No ano seguinte, em 2024, veio “Com a Sorte Virada pra Lua Segundo o Testamento da Cigana Esmeralda”, uma viagem pelo universo da cultura popular e das tradições ciganas. Já em 2025, a escola apresentou “Ómi Tútú ao Olúfon – Água Fresca para o Senhor de Ifón”, mergulhando na mitologia iorubá e na cultura de matriz africana.
Para 2026, Leandro Vieira prepara mais uma grande homenagem: “Camaleônico”, enredo dedicado a Ney Matogrosso. A escolha reforça uma característica marcante do carnavalesco, que tem transformado personagens e temas da cultura brasileira em grandes espetáculos na Avenida.
A Imperatriz, aliás, viveu dois grandes momentos em sua história recente: primeiro, sob a genialidade de Rosa Magalhães, e agora com Leandro Vieira. A escola também carrega uma tradição construída ao longo de décadas, marcada pela família Drummond e por nomes históricos que ajudaram a moldar a identidade da agremiação.

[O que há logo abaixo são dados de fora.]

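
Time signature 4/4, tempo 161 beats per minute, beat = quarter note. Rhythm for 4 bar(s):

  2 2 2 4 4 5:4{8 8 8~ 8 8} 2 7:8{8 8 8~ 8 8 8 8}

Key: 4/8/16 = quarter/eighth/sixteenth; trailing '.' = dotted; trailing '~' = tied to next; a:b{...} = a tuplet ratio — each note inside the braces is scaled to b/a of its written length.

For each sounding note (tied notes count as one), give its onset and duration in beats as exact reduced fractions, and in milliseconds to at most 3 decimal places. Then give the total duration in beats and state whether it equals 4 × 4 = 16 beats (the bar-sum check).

1) 0.0ms=0b +745.342ms=2b
2) 745.342ms=2b +745.342ms=2b
3) 1490.683ms=4b +745.342ms=2b
4) 2236.025ms=6b +372.671ms=1b
5) 2608.696ms=7b +372.671ms=1b
6) 2981.366ms=8b +149.068ms=2/5b
7) 3130.435ms=42/5b +149.068ms=2/5b
8) 3279.503ms=44/5b +298.137ms=4/5b
9) 3577.64ms=48/5b +149.068ms=2/5b
10) 3726.708ms=10b +745.342ms=2b
11) 4472.05ms=12b +212.955ms=4/7b
12) 4685.004ms=88/7b +212.955ms=4/7b
13) 4897.959ms=92/7b +425.909ms=8/7b
14) 5323.869ms=100/7b +212.955ms=4/7b
15) 5536.823ms=104/7b +212.955ms=4/7b
16) 5749.778ms=108/7b +212.955ms=4/7b
Σ=16b of 16 (161bpm 4/4) — PASS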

Desde os tempos de Luizinho Drummond, a comunidade de Ramos sempre teve voz e peso nos rumos da escola.
Agora, a chegada de Paolla promete colocar Ramos novamente em festa. Afinal, não se trata de qualquer nome. Paolla Oliveira é considerada uma das maiores Rainhas de Bateria do Carnaval carioca, ficando atrás apenas de Viviane Araújo, que se consolidou como a maior referência do posto na era moderna do Sambódromo.
O Enredo de 2027
Para o Carnaval de 2027, a Imperatriz Leopoldinense mergulhará na história de Dona Júlia, uma boneca sagrada do Maracatu Porto Rico que desapareceu por mais de três décadas e teve um reencontro cercado de elementos espirituais. Com o enredo “A MEMÓRIA DO REI E O SUMIÇO DE DONA JÚLIA”, a escola contará a trajetória da calunga criada em 1967, a mando de Eudes Chagas, babalorixá e rei do Maracatu Porto Rico, no Recife.
Dona Júlia foi esculpida para representar a ancestralidade de Maria Júlia do Nascimento, conhecida nacionalmente como Dona Santa, “a rainha do maracatu elefante”, que morreu em 1962. A boneca foi criada para portar os axés espirituais dos maracatuzeiros do bairro do Pina e ocupava um lugar sagrado dentro da tradição do grupo.
Em 1978, Dona Júlia deixou as mãos de seu maracatu e foi levada para um museu. Dois anos depois, em 1980, a instituição comunicou seu desaparecimento aos representantes do Maracatu Porto Rico, que reivindicavam a posse da peça.
O mistério se estendeu por 34 anos, até que, pouco antes do Carnaval de 2014, a calunga reapareceu em um terreiro de candomblé em Olinda. Ela havia sido deixada no local por um estudante, que alegava que a boneca assombrava a casa onde estava.
O reencontro com sua nação de origem aconteceu de maneira inusitada: um babalorixá que procurava pelo paradeiro da boneca reconheceu a peça após assistir, na televisão pernambucana, a uma reportagem sobre o objeto.
De volta ao Maracatu Porto Rico, Dona Júlia passou pelos rituais de encantamento destinados às calungas que vão às ruas durante o Carnaval, incluindo ebó, banho de ervas, alimentação no igbá e recolhimento no peji. Depois de ser “encantada”, voltou às ruas em um domingo de Carnaval e, na segunda-feira, foi levada ao Pátio do Terço para participar da Noite dos Tambores Silenciosos.
É justamente essa trajetória de origem, desaparecimento, reencontro e reiniciação espiritual que servirá de fio condutor para o desfile de 2027 da Imperatriz Leopoldinense.